Both the revolutionary and I demand godhood of a sort. Perhaps it would be clearer to say that we demand petty (or petit) godhood. We insist on the right to be gods at least over our tiny domains. One difference is in the size of our domains. For the revolutionary, the domain extends beyond the revolutionary. They believe they have a right to dictate how others should treat them and their domains. No one may contradict them about themselves, and no one may do so in their echo-chamber. They have the right to dictate your behavior and words with regard to them.
         On the other hand, I insist that I have the right to believe as I choose to believe and the freedom to speak even if it contradicts them. The differences are fairly simple.
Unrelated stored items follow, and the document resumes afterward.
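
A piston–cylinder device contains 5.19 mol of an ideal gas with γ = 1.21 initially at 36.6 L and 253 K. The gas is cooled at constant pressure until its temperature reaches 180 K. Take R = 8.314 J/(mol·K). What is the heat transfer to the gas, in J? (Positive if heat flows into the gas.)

P₁ = nRT₁/V₁ = 5.19×8.314×253/36.6 = 298 kPa.
Isobaric: P stays 298 kPa; V/T = const ⇒ T₂ = 180 K, V₂ = 26.0 L.
W = PΔV = 298×(26.0−36.6) kPa·L = -3150 J.
ΔU = nCvΔT = 5.19×39.6×(180−253) = -15000 J.
Q = ΔU + W = nCpΔT = -18100 J.

-18100 J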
Their godhood demands that I bow to their godhood. My godhood demands that I do not. I will try to convince others of my perspective, but their perspective is their choice. Their godhood doesn’t permit that.
          Technically, my “godhood” isn’t godhood. It is free-will. The revolutionary does not grant free-will. Oh, we are free to do whatever we want, as long as it is consistent with the revolutionary’s rules. On the other hand, you are welcome to believe whatever you wish about yourself. You simply don’t have the right to dictate my beliefs about you to me. The revolutionary is not my god, he/she is my equal.
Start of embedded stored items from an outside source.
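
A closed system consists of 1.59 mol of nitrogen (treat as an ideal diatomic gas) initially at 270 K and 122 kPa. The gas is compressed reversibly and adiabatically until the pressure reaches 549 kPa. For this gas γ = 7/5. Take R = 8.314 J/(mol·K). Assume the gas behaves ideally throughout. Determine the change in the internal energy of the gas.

4790 J

V₁ = nRT₁/P₁ = 1.59×8.314×270/122 = 29.3 L.
Adiabatic: T₂/T₁ = (P₂/P₁)^((γ−1)/γ) ⇒ T₂ = 270×(4.50)^0.286 = 415 K; V₂ = 9.99 L.
For an ideal gas ΔU = nCvΔT with Cv = (5/2)R = 20.8 J/(mol·K).
ΔU = 1.59×20.8×(415−270) = 4790 J.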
          So, what does all of that have to do with today’s passage? Paul’s instruction to Timothy was antidisestablishmentarian. He told Timothy to hold on to the pattern of sound teaching. Christianity was and is a revolutionary concept in the sense that it turns the world back right-side-up. It draws revolutionaries who want to use it to empower themselves and it draws counterrevolutionaries who want to destroy it. Paul told Timothy that Timothy was not to bow to the revolutionaries but to keep what he had learned from Paul as his pattern of sound teaching – teaching he had accepted of his own free will.  
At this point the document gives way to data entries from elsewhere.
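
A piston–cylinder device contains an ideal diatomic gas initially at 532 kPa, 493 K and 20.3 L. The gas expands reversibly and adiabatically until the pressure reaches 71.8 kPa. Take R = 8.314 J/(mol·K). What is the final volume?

Adiabatic: T₂/T₁ = (P₂/P₁)^((γ−1)/γ) ⇒ T₂ = 493×(0.135)^0.286 = 278 K; V₂ = 84.9 L.

84.9 L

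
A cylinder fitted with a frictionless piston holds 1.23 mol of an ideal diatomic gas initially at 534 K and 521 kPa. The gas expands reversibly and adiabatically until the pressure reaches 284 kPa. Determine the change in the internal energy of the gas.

V₁ = nRT₁/P₁ = 1.23×8.314×534/521 = 10.5 L.
Adiabatic: T₂/T₁ = (P₂/P₁)^((γ−1)/γ) ⇒ T₂ = 534×(0.545)^0.286 = 449 K; V₂ = 16.2 L.
For an ideal gas ΔU = nCvΔT with Cv = (5/2)R = 20.8 J/(mol·K).
ΔU = 1.23×20.8×(449−534) = -2170 J.

-2170 J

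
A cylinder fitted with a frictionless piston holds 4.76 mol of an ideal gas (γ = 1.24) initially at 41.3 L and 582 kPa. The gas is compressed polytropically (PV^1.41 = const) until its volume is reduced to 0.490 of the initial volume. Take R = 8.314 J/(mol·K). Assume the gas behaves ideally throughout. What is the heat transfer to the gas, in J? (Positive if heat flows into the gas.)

14100 J

T₁ = P₁V₁/(nR) = 582×41.3/(4.76×8.314) = 607 K.
Polytropic n=1.41: T₂ = T₁(V₁/V₂)^(n−1) = 607×(2.04)^0.41 = 814 K; P₂ = P₁(V₁/V₂)^n = 1590 kPa.
W = (P₁V₁−P₂V₂)/(n−1) = (582×41.3−1590×20.2)/0.41 = -19900 J.
ΔU = nCvΔT = 4.76×34.6×(814−607) = 34000 J.
Q = ΔU + W = 14100 J.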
         I have yet to find any point at which Paul imposes his teachings on anyone or asks anyone to bow to him. At many points throughout Scripture, and in this teaching of Paul’s, I find godly men and women who refused to bow to the petty gods around them.


[1] I didn’t think I’d ever have an opportunity to use that word, let alone use it in reference to myself. It means that I am against those who wish to destroy the establishment, AKA an anti-revolutionary.